“There’s no bad weather, just bad gear”. This is the response to “inclement” weather in the paddle industry with those die-hard paddlers who love their sport so much there’s no season that will deter them. And honestly, it’s (mostly) true. We live in a time where we’ve discovered synthetics (albeit HORRIBLE for the environment but oh so cozy for our wimpy, hairless human bodies). Last weekend was testiment to this golden rule of gear vs weather.
It’d been two months…ok 6 weeks…since I’d paddled but I felt so ready to get on my board and I’m not scared of cooler temps. I have all the gear and was going to be near a few river stretches with some time on my hands. With that in mind, Friday we paddled a really easy section of the Clackamas. Donned with drysuits, pile onesies and all the neoprene “whatever”, we hit the water. And ROASTED the whole time. It was sunny and about 53 degrees ambient air temperature–beautiful, no real rapids to write home about but SO nice to be on the water.

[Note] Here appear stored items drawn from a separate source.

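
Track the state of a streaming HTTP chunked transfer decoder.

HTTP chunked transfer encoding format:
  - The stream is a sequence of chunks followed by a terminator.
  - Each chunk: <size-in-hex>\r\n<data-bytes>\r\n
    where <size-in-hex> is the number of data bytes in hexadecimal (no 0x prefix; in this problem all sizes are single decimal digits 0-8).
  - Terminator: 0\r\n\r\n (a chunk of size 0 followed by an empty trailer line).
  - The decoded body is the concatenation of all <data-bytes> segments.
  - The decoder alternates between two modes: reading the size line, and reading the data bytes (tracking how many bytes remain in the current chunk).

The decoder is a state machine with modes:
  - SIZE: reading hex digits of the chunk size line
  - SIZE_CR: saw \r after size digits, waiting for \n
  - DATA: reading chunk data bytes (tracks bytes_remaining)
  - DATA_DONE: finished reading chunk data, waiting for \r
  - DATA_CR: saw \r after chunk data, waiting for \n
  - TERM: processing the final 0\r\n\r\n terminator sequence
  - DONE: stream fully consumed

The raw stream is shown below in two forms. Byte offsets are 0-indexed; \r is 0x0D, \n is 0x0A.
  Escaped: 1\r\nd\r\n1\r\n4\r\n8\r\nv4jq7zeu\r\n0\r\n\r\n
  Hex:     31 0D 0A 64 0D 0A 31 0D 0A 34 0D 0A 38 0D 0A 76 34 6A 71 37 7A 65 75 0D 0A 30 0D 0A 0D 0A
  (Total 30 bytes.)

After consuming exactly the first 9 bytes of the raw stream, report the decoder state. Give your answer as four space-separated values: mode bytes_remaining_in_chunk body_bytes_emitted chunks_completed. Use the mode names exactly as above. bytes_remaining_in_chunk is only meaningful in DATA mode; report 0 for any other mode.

Byte 0 = '1': mode=SIZE remaining=0 emitted=0 chunks_done=0
Byte 1 = 0x0D: mode=SIZE_CR remaining=0 emitted=0 chunks_done=0
Byte 2 = 0x0A: mode=DATA remaining=1 emitted=0 chunks_done=0
Byte 3 = 'd': mode=DATA_DONE remaining=0 emitted=1 chunks_done=0
Byte 4 = 0x0D: mode=DATA_CR remaining=0 emitted=1 chunks_done=0
Byte 5 = 0x0A: mode=SIZE remaining=0 emitted=1 chunks_done=1
Byte 6 = '1': mode=SIZE remaining=0 emitted=1 chunks_done=1
Byte 7 = 0x0D: mode=SIZE_CR remaining=0 emitted=1 chunks_done=1
Byte 8 = 0x0A: mode=DATA remaining=1 emitted=1 chunks_done=1

Answer: DATA 1 1 1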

What really got me excited was paddling a river I’d never done and has been on my bucket list–the White Salmon (below Husom Falls). It was a small group of us, and even smaller group on a paddleboard. Myself, Sam and a buddy of his plus four kayakers. I put in below Rattlesnake Rapids because, well, I’d have almost surely fallen in and didn’t want to begin my day in the water. This day was NOT 53 and sunny. It was about 32 degrees with long icicles hanging from the sides of the gorge. Cold and cloudy but undeniably beautiful. The White Salmon is different than I’m used to paddling…narrower, gorged out and continuous. SO SO fun. Weird side note…the rapids get easier the farther down you go, until a drop right before the takeout that snuck up on me (and wasn’t reported by my fearless leader who knew it was coming but probably knew it best not to mention)? I made the first necessary move totally on purpose, and then the second crucial move, I felt, was made by my board which happily followed the best line and I stayed on my board)…haha
Throughout the run I felt a little like Bambi on ice since I was paddling on my new Badfish that I’ve only paddled two or three times, plus not having paddled for a while. And yeah, freezing temps apparently make me less ballsy. I will say without question, my core never got cold. Not for a minute. My feet were ice cubes even wearing neoprene socks under my drysuit booties and Tevas. Then again, my feet were wet the whole time. Was it worth it? Absolutely. There’s also something strangely satisfying about “suffering” a little to do what you love, and the incredible feeling of then, getting warmed up. I don’t know if others share this strange opinion. In many cases I’ve treated myself with tater tots after (not this time) but loved the takeout Thai food we eventually inhaled once getting back to Portland and cozying up in the warmth and comfort of home. Maybe running rivers in the winter isn’t for everyone, but there’s more to do than skiing this time of year (although that’s great too!). Consider getting out there–it’s beautiful and there’s gear to help!!
Thanks for listening…see ya out there on the frisky ripples.